Keep making, on whatever machine you have!

Brook

@Taylor_Landry You’re already approaching it from a bias. You’re interested in proving your point, not providing an objective engineering overview. That’s all well and good but don’t cloak it under some engineering exercise when it’s anything but. What you are proving is for this specific app you are able to tune an 8 bit AVR better than a 32 bit ARM. What you need to do is let Arthur tune the Smoothie.

It’s not so much a question of if a 32 bit MCU is more powerful, it’s a question of if it’s required for any given application. That’s certainly debatable though I think for the bulk of Reprap/DIY or even low end complete Cartesian machines an 8 bit AVR is plenty given the current state of widely available firmware.

Blindly flogging 8 bit will hinder development of machines that will be easier to use and have greater capability. Right now the bottleneck is the availability of more full feature 32 bit firmware/ hardware combinations. With scale you could basically put a smartphone inside a printer. The parts are cheap and once something like that starts happening Shenzhen fab shops will start cranking them out by the thousands. You can get RAMPS/MEGA/Stepstick clones in 1000 qty for under $10. Right now something like Smoothie or Replicape is expensive because it’s small batch. Once 10-100k batches start rolling out the price is going to drop to the point where 8 bit won’t be so attractive.

How about we stick to my original question posed… You really have no idea what my bias is (and I do, obviously have one), nor what we are going to be showing, so conjecture doesn’t help anyone.

I can assure you I’m 100% committed to progress. I was an original KS backer of smoothie, and am genuinely excited for the future of consumer 3D printers.

I literally deal with hundreds of customers every month who want to get into the space. It would serve us no purpose to bash or denigrate hardware for its own sake.
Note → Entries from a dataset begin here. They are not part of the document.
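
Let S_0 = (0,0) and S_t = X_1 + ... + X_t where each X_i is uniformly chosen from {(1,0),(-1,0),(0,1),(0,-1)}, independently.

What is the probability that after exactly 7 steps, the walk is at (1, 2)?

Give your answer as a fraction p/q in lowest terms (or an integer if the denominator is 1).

Answer: 735/16384

Derivation:
Let h be the number of horizontal steps (so 7-h are vertical). To end at (1,2) need (h+1)/2 right-steps and ((7-h)+2)/2 up-steps.
Sum over h with 1 ≤ h ≤ 5, h ≡ 1 (mod 2), 7-h ≡ 0 (mod 2):
h=1: C(7,1)·C(1,1)·C(6,4) = 7·1·15 = 105
h=3: C(7,3)·C(3,2)·C(4,3) = 35·3·4 = 420
h=5: C(7,5)·C(5,3)·C(2,2) = 21·10·1 = 210
Total favorable: 735
Total paths: 4^7 = 16384
P = 735/16384 = 735/16384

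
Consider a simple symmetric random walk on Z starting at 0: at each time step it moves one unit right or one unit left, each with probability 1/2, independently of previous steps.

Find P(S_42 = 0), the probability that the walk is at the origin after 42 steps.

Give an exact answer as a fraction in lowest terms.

Answer: 67282234305/549755813888

Derivation:
To return to 0 after 42 steps: need exactly 21 steps of +1 and 21 of -1.
Favorable paths: C(42,21) = 538257874440
Total paths: 2^42 = 4398046511104
P = 538257874440/4398046511104 = 67282234305/549755813888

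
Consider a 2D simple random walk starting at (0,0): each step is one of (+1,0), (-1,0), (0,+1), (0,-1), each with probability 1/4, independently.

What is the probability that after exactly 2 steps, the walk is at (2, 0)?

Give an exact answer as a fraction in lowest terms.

Let h be the number of horizontal steps (so 2-h are vertical). To end at (2,0) need (h+2)/2 right-steps and ((2-h)+0)/2 up-steps.
Sum over h with 2 ≤ h ≤ 2, h ≡ 0 (mod 2), 2-h ≡ 0 (mod 2):
h=2: C(2,2)·C(2,2)·C(0,0) = 1·1·1 = 1
Total favorable: 1
Total paths: 4^2 = 16
P = 1/16 = 1/16

Answer: 1/16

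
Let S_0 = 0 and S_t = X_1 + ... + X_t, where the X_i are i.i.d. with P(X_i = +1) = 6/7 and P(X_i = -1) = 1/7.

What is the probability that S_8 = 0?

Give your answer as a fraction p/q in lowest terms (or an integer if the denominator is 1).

Answer: 12960/823543

Derivation:
To be at 0 after 8 steps: need exactly 4 steps of +1 and 4 of -1.
Number of such sequences: C(8,4) = 70
Each has probability (6/7)^4 · (1/7)^4 = 1296/5764801
P = 70 · 1296/5764801 = 12960/823543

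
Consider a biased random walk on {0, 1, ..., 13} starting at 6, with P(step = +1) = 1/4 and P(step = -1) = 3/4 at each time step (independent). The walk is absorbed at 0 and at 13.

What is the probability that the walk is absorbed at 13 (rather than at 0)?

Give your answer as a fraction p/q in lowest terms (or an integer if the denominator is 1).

Answer: 364/797161

Derivation:
Biased walk: p = 1/4, q = 3/4, r = q/p = 3
Gambler's ruin: P(hit 13 before 0 | start at 6) = (1 - r^a)/(1 - r^N)
r^6 = 729; r^13 = 1594323
P = (1 - 729) / (1 - 1594323) = -728 / -1594322 = 364/797161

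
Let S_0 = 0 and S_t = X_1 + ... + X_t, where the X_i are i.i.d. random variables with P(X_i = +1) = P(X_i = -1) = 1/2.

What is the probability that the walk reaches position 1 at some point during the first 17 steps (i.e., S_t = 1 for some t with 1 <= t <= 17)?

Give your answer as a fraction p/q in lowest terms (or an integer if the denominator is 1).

Count via complement. Let g(t,s) = #length-t paths at position s with S_1..S_t all ≠ 1.
g(t,s) = g(t-1,s-1) + g(t-1,s+1) for s ≠ 1; g(t,1) = 0.
t=0: g(0,0)=1
t=1: g(1,-1)=1
t=2: g(2,-2)=1 g(2,0)=1
t=3: g(3,-3)=1 g(3,-1)=2
t=4: g(4,-4)=1 g(4,-2)=3 g(4,0)=2
t=5: g(5,-5)=1 g(5,-3)=4 g(5,-1)=5
t=6: g(6,-6)=1 g(6,-4)=5 g(6,-2)=9 g(6,0)=5
t=7: g(7,-7)=1 g(7,-5)=6 g(7,-3)=14 g(7,-1)=14
t=8: g(8,-8)=1 g(8,-6)=7 g(8,-4)=20 g(8,-2)=28 g(8,0)=14
t=9: g(9,-9)=1 g(9,-7)=8 g(9,-5)=27 g(9,-3)=48 g(9,-1)=42
t=10: g(10,-10)=1 g(10,-8)=9 g(10,-6)=35 g(10,-4)=75 g(10,-2)=90 g(10,0)=42
t=11: g(11,-11)=1 g(11,-9)=10 g(11,-7)=44 g(11,-5)=110 g(11,-3)=165 g(11,-1)=132
t=12: g(12,-12)=1 g(12,-10)=11 g(12,-8)=54 g(12,-6)=154 g(12,-4)=275 g(12,-2)=297 g(12,0)=132
t=13: g(13,-13)=1 g(13,-11)=12 g(13,-9)=65 g(13,-7)=208 g(13,-5)=429 g(13,-3)=572 g(13,-1)=429
t=14: g(14,-14)=1 g(14,-12)=13 g(14,-10)=77 g(14,-8)=273 g(14,-6)=637 g(14,-4)=1001 g(14,-2)=1001 g(14,0)=429
t=15: g(15,-15)=1 g(15,-13)=14 g(15,-11)=90 g(15,-9)=350 g(15,-7)=910 g(15,-5)=1638 g(15,-3)=2002 g(15,-1)=1430
t=16: g(16,-16)=1 g(16,-14)=15 g(16,-12)=104 g(16,-10)=440 g(16,-8)=1260 g(16,-6)=2548 g(16,-4)=3640 g(16,-2)=3432 g(16,0)=1430
t=17: g(17,-17)=1 g(17,-15)=16 g(17,-13)=119 g(17,-11)=544 g(17,-9)=1700 g(17,-7)=3808 g(17,-5)=6188 g(17,-3)=7072 g(17,-1)=4862
Paths never hitting 1: Σ_s g(17,s) = 24310
Paths hitting 1: 2^17 - 24310 = 106762
P = 106762/131072 = 53381/65536

Answer: 53381/65536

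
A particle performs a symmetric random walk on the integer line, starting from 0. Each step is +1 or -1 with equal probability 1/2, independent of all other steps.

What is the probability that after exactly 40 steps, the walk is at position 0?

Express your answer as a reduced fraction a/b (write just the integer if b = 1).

Answer: 34461632205/274877906944

Derivation:
To return to 0 after 40 steps: need exactly 20 steps of +1 and 20 of -1.
Favorable paths: C(40,20) = 137846528820
Total paths: 2^40 = 1099511627776
P = 137846528820/1099511627776 = 34461632205/274877906944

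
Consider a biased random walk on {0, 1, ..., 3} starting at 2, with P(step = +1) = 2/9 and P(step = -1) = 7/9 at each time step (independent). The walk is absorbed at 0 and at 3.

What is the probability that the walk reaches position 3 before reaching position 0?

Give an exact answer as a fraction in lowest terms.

Biased walk: p = 2/9, q = 7/9, r = q/p = 7/2
Gambler's ruin: P(hit 3 before 0 | start at 2) = (1 - r^a)/(1 - r^N)
r^2 = 49/4; r^3 = 343/8
P = (1 - 49/4) / (1 - 343/8) = -45/4 / -335/8 = 18/67

Answer: 18/67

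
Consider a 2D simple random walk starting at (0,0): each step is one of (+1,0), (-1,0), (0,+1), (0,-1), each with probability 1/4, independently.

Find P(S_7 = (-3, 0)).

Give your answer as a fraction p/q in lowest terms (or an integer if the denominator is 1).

Answer: 441/16384

Derivation:
Let h be the number of horizontal steps (so 7-h are vertical). To end at (-3,0) need (h-3)/2 right-steps and ((7-h)+0)/2 up-steps.
Sum over h with 3 ≤ h ≤ 7, h ≡ 1 (mod 2), 7-h ≡ 0 (mod 2):
h=3: C(7,3)·C(3,0)·C(4,2) = 35·1·6 = 210
h=5: C(7,5)·C(5,1)·C(2,1) = 21·5·2 = 210
h=7: C(7,7)·C(7,2)·C(0,0) = 1·21·1 = 21
Total favorable: 441
Total paths: 4^7 = 16384
P = 441/16384 = 441/16384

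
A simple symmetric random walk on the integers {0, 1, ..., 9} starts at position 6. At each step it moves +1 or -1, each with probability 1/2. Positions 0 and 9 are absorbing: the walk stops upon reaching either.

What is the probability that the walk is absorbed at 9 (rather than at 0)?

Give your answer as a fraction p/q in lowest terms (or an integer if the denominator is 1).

Symmetric walk (p = 1/2): the harmonic-function argument gives P(hit 9 before 0 | start at 6) = a/N.
P = 6/9 = 2/3

Answer: 2/3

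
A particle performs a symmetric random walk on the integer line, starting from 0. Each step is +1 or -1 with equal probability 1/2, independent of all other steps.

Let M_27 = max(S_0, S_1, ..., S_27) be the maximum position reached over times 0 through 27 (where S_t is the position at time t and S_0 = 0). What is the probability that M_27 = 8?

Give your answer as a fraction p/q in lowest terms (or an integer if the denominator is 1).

Answer: 4686825/134217728

Derivation:
Let M_27 = max(S_0,...,S_27). Use the reflection principle: for j ≥ 1, #{paths with M_27 ≥ j} = #{S_27 ≥ j} + #{S_27 ≥ j+1}.
By reflection, #{M_27 ≥ 8} = #{S_27 ≥ 8} + #{S_27 ≥ 9} = 8192524 + 8192524 = 16385048.
#{M_27 ≥ 9} = #{S_27 ≥ 9} + #{S_27 ≥ 10} = 8192524 + 3505699 = 11698223.
#{M_27 = 8} = 16385048 - 11698223 = 4686825.
P(M_27 = 8) = 4686825/134217728 = 4686825/134217728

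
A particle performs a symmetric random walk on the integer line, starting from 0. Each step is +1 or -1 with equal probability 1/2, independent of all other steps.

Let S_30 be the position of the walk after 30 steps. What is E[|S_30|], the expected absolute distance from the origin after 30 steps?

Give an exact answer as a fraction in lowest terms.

Answer: 145422675/33554432

Derivation:
S_30 takes values m ≡ 0 (mod 2) with |m| ≤ 30; P(S_30=m) = C(30,(30+m)/2)/2^30.
Total paths: 2^30 = 1073741824
Distribution: P(S=-30)=1/1073741824, P(S=-28)=30/1073741824, P(S=-26)=435/1073741824, P(S=-24)=4060/1073741824, P(S=-22)=27405/1073741824, P(S=-20)=142506/1073741824, P(S=-18)=593775/1073741824, P(S=-16)=2035800/1073741824, P(S=-14)=5852925/1073741824, P(S=-12)=14307150/1073741824, P(S=-10)=30045015/1073741824, P(S=-8)=54627300/1073741824, P(S=-6)=86493225/1073741824, P(S=-4)=119759850/1073741824, P(S=-2)=145422675/1073741824, P(S=0)=155117520/1073741824, P(S=2)=145422675/1073741824, P(S=4)=119759850/1073741824, P(S=6)=86493225/1073741824, P(S=8)=54627300/1073741824, P(S=10)=30045015/1073741824, P(S=12)=14307150/1073741824, P(S=14)=5852925/1073741824, P(S=16)=2035800/1073741824, P(S=18)=593775/1073741824, P(S=20)=142506/1073741824, P(S=22)=27405/1073741824, P(S=24)=4060/1073741824, P(S=26)=435/1073741824, P(S=28)=30/1073741824, P(S=30)=1/1073741824
E[|S_30|] = Σ_m |m|·P(S_30=m) = 4653525600/1073741824 = 145422675/33554432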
Especially since 100% of the machines we carry run on Arduino boards.

We hope to have the filming done this week and with any luck, it will be edited and posted next week.

Please forgive the takeaverse links, but how about these?
They will get you thin vertical fins, spikes, walls, gaps, overhangs, etc.

Also, please excuse me for having redundant options. Some of those might take care of the tests that are done by a number of the other items.

Nice. A couple of those would definitely be good to add to the mix. Thanks

Hang in there. Be as open minded as possible and it should be an interesting conversation. Always cracks me up to see the passion start flying. I think it’s good overall. Those of us that deliver products to customers have thick skin and are well worn on the road of opinions and community engagement. I ain’t scared. Go for it.

And I think both camps have good points. I’m looking forward to showing of Synthetos Tinyg- a 32 bit arm platform that will show speed and quality improvements over anything out there. Mark my words… And take them with s grain of salt :wink: if there ain’t video and in-person Demi’s, it didn’t happen, right!?

Brook

I would add the delta printer calibration print the prints the concentric circles and the lines going towards the center and a similar thing for the cartesians just so that you can prove the beds are levels and all.
Also, try Slic3r, Cura and at least one other slicer. It may turn out that some slicers get better results from different firmware and hardware. Polulu vs mosfet is another variable and it may turn out that those favor certain firmware and hardware.

i think one way someone can run a shoot out like this is to pick a couple users who are familure enough to change out a board and send them a set of boards you want tested. then they can do a shoot out from ease of use to final print product.

hard thing is getting the boards back.